Apomeo apprend vite. Il mène une vie de rapace épanoui, multiplie les
escapades, survole roches, bosquets, amandiers et oliviers, s’offre
quelques battues quotidiennes et apprécie tout particulièrement le goût
des lapins, des lézards et des renards. Bientôt, il rencontre sa
compagne, Toina, et ne tarde pas à emménager avec elle, dans un « beau
trou vers le sommet des rochers, à Fiumecaldo ».

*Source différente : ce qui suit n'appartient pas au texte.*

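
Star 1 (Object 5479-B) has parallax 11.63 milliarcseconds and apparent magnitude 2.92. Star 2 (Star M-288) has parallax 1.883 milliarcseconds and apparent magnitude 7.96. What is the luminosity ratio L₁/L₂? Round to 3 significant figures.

L₁/L₂ = 2.72

d₁ = 1/p₁ = 1/0.01163″ = 85.985 pc; d₂ = 1/p₂ = 1/0.001883″ = 531.07 pc.
M₁ = m₁ − 5 log₁₀ d₁ + 5 = 2.92 − 9.6721 + 5 = -1.7521.
M₂ = 7.96 − 13.6258 + 5 = -0.6658.
L₁/L₂ = 10^(0.4(M₂ − M₁)) = 10^(0.4 × 1.0863) = 10^0.43452 = 2.7197.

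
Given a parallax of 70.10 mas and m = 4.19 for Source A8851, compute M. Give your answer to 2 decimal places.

d = 1/p = 1/0.07010″ = 14.265 pc.
m − M = 5 log₁₀(14.265) − 5 = 5.7714 − 5 = 0.7714.
M = m − (m − M) = 4.19 − 0.7714 = 3.42.

M = 3.42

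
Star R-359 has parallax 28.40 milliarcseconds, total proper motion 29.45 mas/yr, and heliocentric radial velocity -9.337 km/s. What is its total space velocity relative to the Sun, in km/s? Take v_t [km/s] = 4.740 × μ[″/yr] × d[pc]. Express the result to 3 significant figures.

10.6 km/s

d = 1/p = 1/0.02840″ = 35.211 pc.
μ = 29.45 mas/yr = 0.02945 ″/yr.
v_t = 4.740 μ d = 4.740 × 0.02945 × 35.211 = 4.9152 km/s.
v = √(v_r² + v_t²) = √((-9.337)² + 4.9152²) = √111.339 = 10.552 km/s.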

« Soyez heureux, soyez heureux, nous disait parfois un vieux hibou
qui se tenait tout seul dans son nid, sur un piton rocheux, non loin de
nous. »
Le jour où Toina, qui rêve d’un amour très intense, s’en va, c’est
Michele, le hibou presque centenaire, qui prend les commandes et décide
de guider Apomeo, pris de mélancolie puis de rage, pour essayer de la
retrouver. D’autres se joignent à eux. Il y a là Cratete, le merle,
Apollodoro, le rouge-gorge, Panezio, le pivert ou encore Antistène, le
grand duc, toute une communauté d’oiseaux solidaires qui appartiennent à
"l’école du caroubier", du nom de l’arbre où ils se rassemblent pour
échanger et méditer.
L’histoire, contée par Apomeo en personne, se concentre dès lors sur
la recherche de Toina. Le vautour et ses amis survolent Mineo et ses
environs et poussent jusqu’à la mer où Michele connaît du monde,
notamment Pirone et Fliunte, deux dauphins qui s’amusent à danser sur
les flots. Ils se posent sur le dos du premier et remarquent au loin des
embarcations chargées d’hommes, « des êtres tourmentés par l’erreur et
par les peines » que Pirone leur déconseille d’approcher.

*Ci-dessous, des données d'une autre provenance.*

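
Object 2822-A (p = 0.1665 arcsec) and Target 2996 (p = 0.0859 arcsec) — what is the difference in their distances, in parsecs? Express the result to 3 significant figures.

5.64 pc

d_A = 1/0.1665″ = 6.006 pc; d_B = 1/0.08590″ = 11.641 pc.
|d_B − d_A| = |11.641 − 6.006| = 5.635 pc.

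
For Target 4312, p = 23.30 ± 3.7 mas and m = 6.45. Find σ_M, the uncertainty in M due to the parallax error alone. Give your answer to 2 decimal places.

σ_M = 0.34 mag

M = m − 5 log₁₀ d + 5 = m + 5 log₁₀ p + 5, so ∂M/∂p = 5/(p ln 10).
σ_M = (5/ln 10) · (σ_p/p) = 2.1715 × 3.7/23.30 = 2.1715 × 0.1588 = 0.34483.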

Ces êtres, animaux étranges, inquiètent et font peur. Intuitivement, Apomeo
les sent capables du pire. Qui adviendra le jour où ces terribles
prédateurs s’empareront du feu pour le propager en brûlant arbres,
herbes, grillons, écureuils, oiseaux trop distraits et même quelques
enfants, surpris par les flammes alors qu’ils cueillaient des fruits
« au plus épais du micocoulier. »
« Il nous arrivait de voir des squelettes noirs d’oliviers – qui
abondaient en cette zone – d’où pendaient des oiseaux sans vie. Pour les
hommes c’était une véritable manne. »
Pendant ce temps, les recherches d’Apomeo se poursuivent mais
restent vaines. À la fin, il ne voit qu’un seul endroit, non encore
exploré, où Toina peut s’être rendue, en quête de nouvelles aventures :
la lune.
« La lune se levait, énormément grossie dans son diamètre, les bords
tout luisants. On avait l’impression qu’il suffisait de tendre une aile
pour pouvoir la toucher. »
Giuseppe Bonaviri, qui exerçait par ailleurs la profession de
médecin, est décédé en 2009. Il laisse une œuvre diverse et envoûtante,
celle d’un fabuleux conteur. Le suivre dans La divine forêt,
récit rare et réconfortant où prose et poésie s’assemblent
naturellement, est un vrai bonheur de lecture. Fasciné par la biologie
et persuadé que les hommes, les animaux, les plantes et les éléments
sont égaux et interdépendants, Bonaviri donne libre cours à un
imaginaire qui vibre entre ciel et terre et qui se nourrit de contes,
de fables, de légendes, de mystères et d’histoires ancrés dans les
mémoires ancestrales de son île natale.
Giuseppe Bonaviri : La divine forêt, traduit par Uccio Esposito Torrigiani, postface de Giorgio Manganelli, traduit par Philippe Di Meo, éditions La Barque.